Author(s)

Cameron Miller

Date Approved

9-9-2014

Document Type

Thesis

Degree Name

M.A. School Psychology-Professional School Psychology

Department

Psychology

College

College of Science & Mathematics

First Advisor

Dihoff, Roberta

Subject(s)

Music;Reading comprehension

Disciplines

Student Counseling and Personnel Services

Abstract

The present study seeks to observe the effect of background music on reading comprehension, specifically searching for possible differences between effects brought on by different genres (i.e. classical and rock) and the presence of lyrics. Research on task performance in the presence of background sound is mixed, in part due to the large number of possible applications.

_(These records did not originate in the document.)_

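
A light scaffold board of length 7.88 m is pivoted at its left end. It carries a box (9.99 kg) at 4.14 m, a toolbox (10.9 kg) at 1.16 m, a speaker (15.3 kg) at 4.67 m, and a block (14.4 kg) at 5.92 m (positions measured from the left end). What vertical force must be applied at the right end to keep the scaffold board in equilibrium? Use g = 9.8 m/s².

F ≈ 262 N

Taking torques about the left end:
Box: 9.99 × 9.8 = 97.9 N down at 4.14 m → arm 4.14 m, τ = 97.9 × 4.14 = 405.3 N·m clockwise.
Toolbox: 10.9 × 9.8 = 106.8 N down at 1.16 m → arm 1.16 m, τ = 106.8 × 1.16 = 123.9 N·m clockwise.
Speaker: 15.3 × 9.8 = 149.9 N down at 4.67 m → arm 4.67 m, τ = 149.9 × 4.67 = 700 N·m clockwise.
Block: 14.4 × 9.8 = 141.1 N down at 5.92 m → arm 5.92 m, τ = 141.1 × 5.92 = 835.3 N·m clockwise.
Net moment of the loads = 2064 N·m clockwise.
The upward force F acts at the right end, arm 7.88 m, giving F × 7.88 counterclockwise.
Στ = 0 ⇒ F × 7.88 = 2064 ⇒ F = 2064 / 7.88 = 262 N.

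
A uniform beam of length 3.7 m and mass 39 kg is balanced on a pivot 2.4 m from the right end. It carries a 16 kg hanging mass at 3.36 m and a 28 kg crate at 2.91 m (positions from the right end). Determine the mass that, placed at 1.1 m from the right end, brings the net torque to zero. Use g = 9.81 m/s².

About the pivot (at 2.4 m from the right end):
Beam weight: 39 × 9.81 = 382.6 N down at 1.85 m → arm 0.55 m, τ = 382.6 × 0.55 = 210.4 N·m clockwise.
Hanging mass: 16 × 9.81 = 157 N down at 3.36 m → arm 0.96 m, τ = 157 × 0.96 = 150.7 N·m counterclockwise.
Crate: 28 × 9.81 = 274.7 N down at 2.91 m → arm 0.51 m, τ = 274.7 × 0.51 = 140.1 N·m counterclockwise.
Net moment of known loads = 80.4 N·m counterclockwise.
An unknown mass m at 1.1 m has arm 1.3 m; its moment is m·g·1.3 clockwise.
Balancing moments: m × 9.81 × 1.3 = 80.4, giving m = 80.4 / (9.81 × 1.3) = 6.3 kg.

m ≈ 6.3 kg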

An overview of existing research on this topic is presented, including articles on the relationship between music and cognitive ability, distractors and processing resources, and pre-existing studies on music and reading comprehension. University students participated in a randomized experiment, taking the Reading Comprehension portion of the Nelson Denny Reading Test in the presence of either (1) classical music with lyrics, (2) classical music without lyrics, (3) rock with lyrics, or (4) rock without lyrics. One-way analysis of variance revealed no significant main effect for both variables of genre and lyrics. A significant interaction was found between these two variables. Implications and possible explanations for these findings are discussed. Limitations of the present study and future improvements and directions are discussed.